History is laced with similar examples of parents and professionals attempting to help children with ASD. In 1998, Horvath and colleagues reported “dramatic improvement” in the behaviors of 3 children with ASD after intravenous administration of secretin, followed by renowned autism expert Bernard Rimland’s report on the behavioral, cognitive, and sensory improvements of a child who was administered secretin. On the basis of these first reports many parents of children with ASD pursued treatment with secretin, although secretin was not a proven, effective treatment and there was inadequate information about side effects. Since then, 16 randomized, placebo-controlled trials studying over 900 children have demonstrated a lack of evidence supporting that a single or multiple dose intravenous secretin is effective in improving the core symptoms of ASD (social and emotional reciprocity; restrictive, repetitive behaviors).
Currently, secretin is not to be recommended as an evidence-based treatment for individuals with ASD.

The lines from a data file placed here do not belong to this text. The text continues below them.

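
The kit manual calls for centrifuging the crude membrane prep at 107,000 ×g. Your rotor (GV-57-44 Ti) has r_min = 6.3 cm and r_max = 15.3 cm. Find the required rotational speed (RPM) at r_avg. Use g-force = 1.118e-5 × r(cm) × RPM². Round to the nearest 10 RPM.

≈ 29770 RPM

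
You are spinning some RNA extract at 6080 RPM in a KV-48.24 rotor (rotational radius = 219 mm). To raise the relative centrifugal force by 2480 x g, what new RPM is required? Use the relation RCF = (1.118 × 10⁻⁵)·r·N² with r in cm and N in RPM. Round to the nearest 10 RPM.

6860 RPM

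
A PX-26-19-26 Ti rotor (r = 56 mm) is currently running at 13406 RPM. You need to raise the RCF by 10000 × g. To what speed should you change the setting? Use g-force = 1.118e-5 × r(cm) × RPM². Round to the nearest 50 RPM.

N₂ ≈ 18400 RPM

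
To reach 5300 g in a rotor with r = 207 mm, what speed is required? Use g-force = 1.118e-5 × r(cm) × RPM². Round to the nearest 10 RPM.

r = 207 mm = 20.7 cm
RCF = 1.118 × 10⁻⁵ × r × N²
5,300 = 1.118 × 10⁻⁵ × 20.7 × N²
N² = 5,300 / (23.1426 × 10⁻⁵) = 22,901,489
N ≈ √22,901,489 ≈ 4,785.6

N ≈ 4790 RPM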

Another such example is hyperbaric oxygen therapy (HBOT). HBOT is a daily treatment where a patient enters a hyperbaric chamber and the atmospheric pressure is increased well above sea level. Several small, uncontrolled case reports and case series reported some improvements in symptom scores in children with ASD who were treated with HBOT. Only one randomized controlled trial (RCT) reported effectiveness of this treatment, although the study has been criticized due to several methodological problems and those results have yet to be replicated. In 2017, the US Food and Drug Administration (FDA) issued warnings of legal action against several companies marketing unproven and potentially dangerous products and treatments for autism; HBOT as well as chelation therapies and detoxifying clay baths are included in these warnings.

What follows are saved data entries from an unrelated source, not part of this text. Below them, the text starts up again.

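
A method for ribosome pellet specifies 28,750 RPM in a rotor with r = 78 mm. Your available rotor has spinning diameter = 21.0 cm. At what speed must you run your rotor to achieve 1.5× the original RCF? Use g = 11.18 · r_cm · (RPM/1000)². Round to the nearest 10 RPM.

30350 RPM

Original rotor: r = 78 mm = 7.8 cm
RCF = 11.18 × r × (N/1000)²
RCF_original = 11.18 × 7.8 × (28.75)² = 11.18 × 7.8 × 826.5625 ≈ 72,079.6 × g
Target RCF = 1.5 × 72,079.6 ≈ 108,119.4 × g
Your rotor: r = 21.0 / 2 = 10.5 cm
108,119.4 = 11.18 × 10.5 × (N/1000)²
(N/1000)² = 108,119.4 / 117.39 = 921.0273
N = 1000 × √921.0273 ≈ 30,348.4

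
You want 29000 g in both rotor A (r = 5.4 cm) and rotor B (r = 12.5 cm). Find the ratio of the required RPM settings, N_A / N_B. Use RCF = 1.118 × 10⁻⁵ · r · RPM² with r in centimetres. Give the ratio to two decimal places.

At fixed RCF, N ∝ 1/√r, so N_A/N_B = √(r_B/r_A) = √(12.5/5.4) = √2.314815 = 1.5215.

1.52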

This commentary provides guidance to clinicians who care for children with ASD. We identify the current level of evidence for the safe and effective use of CBD with children diagnosed with ASD and provide guidance for clinicians who encounter this population of children and families. The increasing popularity of the use of CBD for children with ASD as well as the history of failed examples of unproven products suggests a need to provide perspective and guidance on this topic.
Conclusions :
The use of CBD for clinical applications has gained increasing attention given its lack of psychoactive properties and potential benefits that have been noted in certain disease states, such as pediatric epilepsy and adult disorders. There is a paucity of literature supporting the clinical evidence for use of CBD in ASD. CBD and similar products remain a promising yet unproven intervention in the treatment of children with ASD. Instead, many questions remain unanswered. Will CBD be effective in the treatment of certain target symptoms in children with ASD? Will the selection of individuals who are candidates for this treatment be an important factor?
What is the most appropriate ratio of CBD to THC for the beneficial effects, if any? Well-designed research studies are being planned and underway, but results have yet to emerge. However, in science the first principle is “one finding is no finding.” Thus, even if an initial RCT demonstrates benefits in utilizing CBD for children with ASD, there would still be a need for confirmation studies.
We urge physicians to be familiar with the current state of the evidence, be able to have conversations with families and patients about the level of support, and be aware of the limitations that exist if choosing to recommend CBD as a treatment for children with ASD.